Le projet d’expansion du Trans Mountain Pipeline est un projet de construction d’environ 980km de nouvelles canalisations, dont la plupart seront parallèles à l’oléoduc Trans Mountain existant. Le nouveau tracé permettrait d’acheminer du bitume dilué, ou «dilbit», depuis Edmonton, en Alberta, jusqu’à Burnaby, en Colombie-Britannique, faisant passer la capacité du réseau de pipelines de 300 000 barils par jour à 890 000 barils par jour.

Le premier propriétaire du projet, Kinder Morgan Canada, vend le projet au gouvernement du Canada en 2018. Bien qu’elle continue d’être le sujet de débats environnementaux et économiques, ainsi que de conflits politiques, l’expansion de Trans Mountain, évaluée à 12,6 milliards de dollars, est actuellement en construction.

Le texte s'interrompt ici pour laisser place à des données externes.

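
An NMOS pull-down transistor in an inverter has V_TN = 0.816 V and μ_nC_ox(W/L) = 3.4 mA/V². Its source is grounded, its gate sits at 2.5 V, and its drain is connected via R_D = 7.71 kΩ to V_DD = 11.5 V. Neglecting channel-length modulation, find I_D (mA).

V_GS = V_G = 2.5 V, so V_ov = 2.5 − 0.816 = 1.68 V.
Assume saturation: I_D = ½ k_n V_ov² = 0.5 × 3.4 × 1.68² = 4.82 mA, giving V_DS = V_DD − I_D R_D = 11.5 − 4.82 × 7.71 = -25.7 V.
But -25.7 V < V_ov = 1.68 V, so the device is actually in triode.
In triode I_D = k_n[V_ov V_DS − ½ V_DS²] and I_D = (V_DD − V_DS)/R_D. Equating: 13.1 V_DS² − 45.14 V_DS + 11.5 = 0, giving V_DS = 0.277 V (the root below V_ov).
I_D = (11.5 − 0.277) / 7.71 = 1.46 mA.

I_D = 1.46 mA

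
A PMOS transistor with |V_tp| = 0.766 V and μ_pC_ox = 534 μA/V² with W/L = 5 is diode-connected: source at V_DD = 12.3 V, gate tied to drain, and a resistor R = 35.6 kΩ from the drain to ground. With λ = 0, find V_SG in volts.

V_SG = 1.25 V

With gate tied to drain, V_SG = V_SD ≥ V_SG − |V_tp|, so the device is in saturation.
k_p = μ_pC_ox · (W/L) = 2.67 mA/V².
KCL at the drain: ½ k_p (V_SG − |V_tp|)² = (V_DD − V_SG)/R.
Let x = V_SG − 0.766. Then 47.5 x² + x − 11.53 = 0, giving x = 0.482 V (positive root), so V_SG = 1.25 V.
I_D = (V_DD − V_SG)/R = (12.3 − 1.25) / 35.6 = 0.31 mA.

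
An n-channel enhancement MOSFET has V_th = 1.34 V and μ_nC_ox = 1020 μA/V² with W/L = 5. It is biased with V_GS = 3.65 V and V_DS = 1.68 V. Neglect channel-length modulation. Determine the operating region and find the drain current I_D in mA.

k_n = μ_nC_ox · (W/L) = 5.1 mA/V².
V_ov = V_GS − V_th = 3.65 − 1.34 = 2.31 V.
Since V_DS = 1.68 V < V_ov = 2.31 V, the device is in the triode region.
I_D = k_n [V_ov · V_DS − ½ V_DS²] = 5.1 × [2.31 × 1.68 − 0.5 × 1.68²] = 12.6 mA.

Triode; I_D = 12.6 mA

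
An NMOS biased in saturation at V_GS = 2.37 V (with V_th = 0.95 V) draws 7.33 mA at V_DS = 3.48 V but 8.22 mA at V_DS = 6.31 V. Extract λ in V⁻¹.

With V_GS fixed, I_D ∝ (1 + λ V_DS) in saturation, so I_D2/I_D1 = (1 + λ V_DS2)/(1 + λ V_DS1).
8.22/7.33 = 1.121 = (1 + 6.31 λ)/(1 + 3.48 λ).
Solving: λ (I_D1 V_DS2 − I_D2 V_DS1) = I_D2 − I_D1, so λ = (8.22 − 7.33) / (7.33 × 6.31 − 8.22 × 3.48) = 0.89 / 17.6 = 0.0504 V⁻¹.

λ = 0.0504 V⁻¹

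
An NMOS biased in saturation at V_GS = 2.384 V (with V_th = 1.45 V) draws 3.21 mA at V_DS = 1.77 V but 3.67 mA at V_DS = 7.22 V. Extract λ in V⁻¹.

With V_GS fixed, I_D ∝ (1 + λ V_DS) in saturation, so I_D2/I_D1 = (1 + λ V_DS2)/(1 + λ V_DS1).
3.67/3.21 = 1.143 = (1 + 7.22 λ)/(1 + 1.77 λ).
Solving: λ (I_D1 V_DS2 − I_D2 V_DS1) = I_D2 − I_D1, so λ = (3.67 − 3.21) / (3.21 × 7.22 − 3.67 × 1.77) = 0.46 / 16.7 = 0.0276 V⁻¹.

λ = 0.0276 V⁻¹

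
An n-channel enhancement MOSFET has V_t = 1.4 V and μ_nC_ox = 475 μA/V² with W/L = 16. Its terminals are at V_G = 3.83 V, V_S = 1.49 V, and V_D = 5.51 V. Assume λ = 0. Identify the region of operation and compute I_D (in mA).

Saturation; I_D = 3.36 mA

V_GS = V_G − V_S = 3.83 − 1.49 = 2.34 V; V_DS = V_D − V_S = 5.51 − 1.49 = 4.02 V.
k_n = μ_nC_ox · (W/L) = 7.6 mA/V².
V_ov = V_GS − V_t = 2.34 − 1.4 = 0.94 V.
Since V_DS = 4.02 V ≥ V_ov = 0.94 V, the device is in saturation.
I_D = ½ k_n V_ov² = 0.5 × 7.6 × 0.94² = 3.36 mA.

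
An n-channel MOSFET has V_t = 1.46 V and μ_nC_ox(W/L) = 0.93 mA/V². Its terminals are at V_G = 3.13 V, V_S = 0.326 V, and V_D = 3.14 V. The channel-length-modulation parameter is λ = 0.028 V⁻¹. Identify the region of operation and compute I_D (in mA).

V_GS = V_G − V_S = 3.13 − 0.326 = 2.8 V; V_DS = V_D − V_S = 3.14 − 0.326 = 2.81 V.
V_ov = V_GS − V_t = 2.8 − 1.46 = 1.34 V.
Since V_DS = 2.81 V ≥ V_ov = 1.34 V, the device is in saturation.
I_D = ½ k_n V_ov² (1 + λ V_DS) = 0.5 × 0.93 × 1.34² × (1 + 0.028 × 2.81) = 0.906 mA.

Saturation; I_D = 0.906 mA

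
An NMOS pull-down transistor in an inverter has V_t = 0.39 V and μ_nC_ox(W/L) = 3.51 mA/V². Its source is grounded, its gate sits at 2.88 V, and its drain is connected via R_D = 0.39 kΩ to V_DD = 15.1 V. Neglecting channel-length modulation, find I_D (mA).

V_GS = V_G = 2.88 V, so V_ov = 2.88 − 0.39 = 2.49 V.
Assume saturation: I_D = ½ k_n V_ov² = 0.5 × 3.51 × 2.49² = 10.9 mA, giving V_DS = V_DD − I_D R_D = 15.1 − 10.9 × 0.39 = 10.9 V.
V_DS = 10.9 V ≥ V_ov = 2.49 V, confirming saturation.

I_D = 10.9 mA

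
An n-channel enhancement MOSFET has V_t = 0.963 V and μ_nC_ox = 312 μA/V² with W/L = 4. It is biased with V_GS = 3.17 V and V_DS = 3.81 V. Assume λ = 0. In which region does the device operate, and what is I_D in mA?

k_n = μ_nC_ox · (W/L) = 1.248 mA/V².
V_ov = V_GS − V_t = 3.17 − 0.963 = 2.21 V.
Since V_DS = 3.81 V ≥ V_ov = 2.21 V, the device is in saturation.
I_D = ½ k_n V_ov² = 0.5 × 1.248 × 2.21² = 3.04 mA.

Saturation; I_D = 3.04 mA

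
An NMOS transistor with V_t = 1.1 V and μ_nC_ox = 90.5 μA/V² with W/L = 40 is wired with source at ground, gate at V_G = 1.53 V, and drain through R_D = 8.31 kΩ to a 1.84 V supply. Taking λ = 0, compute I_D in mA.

V_GS = V_G = 1.53 V, so V_ov = 1.53 − 1.1 = 0.43 V.
k_n = μ_nC_ox · (W/L) = 3.62 mA/V².
Assume saturation: I_D = ½ k_n V_ov² = 0.5 × 3.62 × 0.43² = 0.335 mA, giving V_DS = V_DD − I_D R_D = 1.84 − 0.335 × 8.31 = -0.941 V.
But -0.941 V < V_ov = 0.43 V, so the device is actually in triode.
In triode I_D = k_n[V_ov V_DS − ½ V_DS²] and I_D = (V_DD − V_DS)/R_D. Equating: 15 V_DS² − 13.94 V_DS + 1.84 = 0, giving V_DS = 0.159 V (the root below V_ov).
I_D = (1.84 − 0.159) / 8.31 = 0.202 mA.

I_D = 0.202 mA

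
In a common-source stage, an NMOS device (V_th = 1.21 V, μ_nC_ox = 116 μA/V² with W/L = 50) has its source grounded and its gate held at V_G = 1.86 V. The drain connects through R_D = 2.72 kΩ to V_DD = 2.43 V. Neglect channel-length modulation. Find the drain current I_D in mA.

V_GS = V_G = 1.86 V, so V_ov = 1.86 − 1.21 = 0.65 V.
k_n = μ_nC_ox · (W/L) = 5.8 mA/V².
Assume saturation: I_D = ½ k_n V_ov² = 0.5 × 5.8 × 0.65² = 1.23 mA, giving V_DS = V_DD − I_D R_D = 2.43 − 1.23 × 2.72 = -0.903 V.
But -0.903 V < V_ov = 0.65 V, so the device is actually in triode.
In triode I_D = k_n[V_ov V_DS − ½ V_DS²] and I_D = (V_DD − V_DS)/R_D. Equating: 7.89 V_DS² − 11.25 V_DS + 2.43 = 0, giving V_DS = 0.265 V (the root below V_ov).
I_D = (2.43 − 0.265) / 2.72 = 0.796 mA.

I_D = 0.796 mA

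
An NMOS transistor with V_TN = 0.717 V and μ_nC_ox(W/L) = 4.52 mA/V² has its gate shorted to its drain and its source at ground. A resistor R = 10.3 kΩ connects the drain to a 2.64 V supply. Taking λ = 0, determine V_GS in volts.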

Construction du projet d'expansion de Trans Mountain

Des ouvriers posent des canalisations pour une section du projet d’expansion de Trans Mountain dans la grande région d’Edmonton.

Contexte

L’unité canadienne de la compagnie pétrolière et gazière Kinder Morgan propose l’expansion de Trans Mountain en 2012. Le pipeline Trans Mountain est construit en 1953, et Kinder Morgan Canada en devient le propriétaire en 2005. La société défend alors l’expansion de son réseau de pipelines existant, arguant qu’elle fait partie d’un vaste effort visant à exporter plus de pétrole canadien vers la région de l’Asie pacifique par l’intermédiaire du Westridge Marine Terminal à Burrard Inlet, Burnaby. Selon Kinder Morgan, le Canada gagnerait 3,7 milliards de dollars supplémentaires chaque année en expédiant de plus grandes quantités de pétrole par-delà l’océan Pacifique (par rapport à la vente de pétrole aux États-Unis).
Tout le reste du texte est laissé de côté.